Artwork by Victoria Frank

Connected TV Is Not a Performance Channel, or Is It?

By Nick Rogers , Media Director

You’re selling yourself short as a marketer if you’re bucketing media channels as either “Awareness” or “Conversion” channels. Any agency worth its weight in salt should be holding itself accountable for performance goals across the funnel, from brand activations to conversion-driving media. A strong omnichannel media and creative approach should work holistically to drive full-funnel results. Elements like connected TV will absolutely increase your brand awareness and ad recall, but they will also increase your conversion performance when executed and measured effectively.?

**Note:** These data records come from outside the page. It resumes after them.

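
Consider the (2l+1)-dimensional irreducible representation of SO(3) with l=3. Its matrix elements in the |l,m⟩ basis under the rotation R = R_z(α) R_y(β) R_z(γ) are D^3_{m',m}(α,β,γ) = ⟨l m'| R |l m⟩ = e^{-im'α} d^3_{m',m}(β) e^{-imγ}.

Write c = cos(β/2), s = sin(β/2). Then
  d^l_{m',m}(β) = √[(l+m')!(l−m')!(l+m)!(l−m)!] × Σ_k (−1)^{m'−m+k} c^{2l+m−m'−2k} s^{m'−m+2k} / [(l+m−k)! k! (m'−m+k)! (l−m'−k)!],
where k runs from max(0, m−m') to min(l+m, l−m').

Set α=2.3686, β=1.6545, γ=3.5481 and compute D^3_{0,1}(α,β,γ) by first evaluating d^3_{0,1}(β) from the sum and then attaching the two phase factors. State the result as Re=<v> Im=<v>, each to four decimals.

Re=0.3825 Im=-0.1647

Split into d^3_{0,1}(β=1.6545) × two z-phases.
Half-angle: c=0.676903, s=0.736073. N=√(6·6·24·2)=41.569219
k∈{1,2,3} keeps every argument non-negative
  k=1: (−1)^0·41.5692/(12)·0.6769^5·0.7361^1 = +0.362361
  k=2: (−1)^1·41.5692/(4)·0.6769^3·0.7361^3 = -1.285442
  k=3: (−1)^2·41.5692/(12)·0.6769^1·0.7361^5 = +0.506664
d^3_{0,1}(1.6545) = +0.362361 -1.285442 +0.506664 = -0.416416
D = (+1.000000+0.000000i)·(-0.416416)·(-0.918507+0.395404i) = +0.382481-0.164652i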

In the back half of 2022, The Variable set out to prove it; the primary objective of the campaign was to drive online application submissions for a financial services client, and what happened was extraordinary. Over the course of the three-month test, there was a 78% lift in lower-funnel conversion rate. Yes, you read that correctly: a nearly 80% lift in cross-channel conversion rate. Consumers who were exposed to a connected TV ad prior to being served a display ad converted 78% more often than those who were only exposed to lower-funnel display messaging. Nielsen data also backs this up. Nielsen’s recently released ROI report found that the addition of upper-funnel tactics, such as connected TV, can grow overall ROI by up to 70% . Obviously, judging connected TV on outdated last-click conversion methodology will tank on a cost-per-acquisition metric; however, evaluating its performance based on its measured influence across the consumer journey will drive incredible performance.?


Success is all about perspective and, of course, appropriate measurement. Upper-funnel plan elements should provide the foundation of customers that a robust and healthy campaign needs to drive positive results across the funnel.